Diggins has the kind of smile that can light up a press conference and the kind of bad-ass attitude that has gotten her nearly 300,000 Twitter followers. Kayla McBride, who finished with 21 points, was probably the best player on the floor on this day, but there's no doubt that so much of the resolve, tenacity, and does an old man dare use the word? — swagger — flows from Diggins.

Last year, with seniors like Natalie Novosel, Deveareaux Peters and Brittany Mallory, if Notre Dame had come into Gampel and pulled out a game like this one, followers of women's college basketball would have nodded their heads sagely and spoken of the Irish's maturity, poise and toughness. Well, they're gone and there were the Irish still playing hard as nails when it mattered most Saturday.

Afterward, coach Muffet McGraw did everything but scream, "We've got Diggins and you don't!"

"When you have a player like Skylar on your team, you don't need to do a whole lot," McGraw said. "She does it all. She lays the groundwork. She sets the tone. Right from the summer on when the freshmen arrived, she let them know this is how we do it."

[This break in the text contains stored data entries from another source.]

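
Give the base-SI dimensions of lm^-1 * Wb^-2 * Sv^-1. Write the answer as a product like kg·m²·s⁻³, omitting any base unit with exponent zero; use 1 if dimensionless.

kg⁻²·m⁻⁶·s⁶·A²·cd⁻¹

lm = cd·sr = cd (luminous flux; sr is dimensionless).
So lm⁻¹ = cd⁻¹.
Wb = V·s (flux: a volt is a weber per second),
    = kg·m²·s⁻²·A⁻¹.
So Wb⁻² = kg⁻²·m⁻⁴·s⁴·A².
Sv = J/kg (equivalent dose = energy per mass),
    = m²·s⁻².
So Sv⁻¹ = m⁻²·s².
Combining: lm⁻¹·Wb⁻²·Sv⁻¹ = cd⁻¹ · (kg⁻²·m⁻⁴·s⁴·A²) · (m⁻²·s²) = kg⁻²·m⁻⁶·s⁶·A²·cd⁻¹.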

"She has been such a great leader. They hang on every word she says. They just want to please her. She brings the level of competition in practice way up. They have to respond to it. She's not afraid to get on them. With Kayla McBride and Natalie Achowna, we have a little bit of a core. But, really, it's almost all Skylar."

Diggins shot 4 of 15 from the floor, but she pushes, pushes and gets calls like an NBA star. The rest of the Irish had 12 foul shots. UConn had 14. Diggins alone hit nine of 12 free throws to finish with 19 points. And it was her free throw with 49 seconds left after her drive to the hoop that provided the winning point. Afterward, Auriemma would also point to two three-pointers in a row that Diggins hit early in the second half when he felt that UConn was taking over the game.

"Skylar has changed things for us and our mind-set," McGraw said. "She believes she can win. She has the confidence that is contagious."

Look, in a game like this, you can push the story line in a lot of different directions. One shot, one play can make all the difference. Michaela Mabrey hit a three in the second half that looked awfully close to her having her foot on the line. The officials wouldn't even review it. They should have, because those who looked at it afterward on video thought it was painfully close. One point only meant everything.

And what about the final 30 seconds? When was the last time a UConn team had three chances to win it on the offensive end and didn't?

"A play here and a play there ends up determining the game," Auriemma said.

Stewart had a shot blocked by Ariel Braker and UConn was fortunate the possession arrow was in its favor. Stewart then missed another shot with 25 seconds left and off a mad tumble, Kelly Faris was able to grab ball and call a timeout. Ultimately, KML missed the open three.

"How many times can we put up our defense?" McGraw said. "So we thought about our football team getting that goal-line stand three times in a row [against USC.] We said if they can do it we can do it."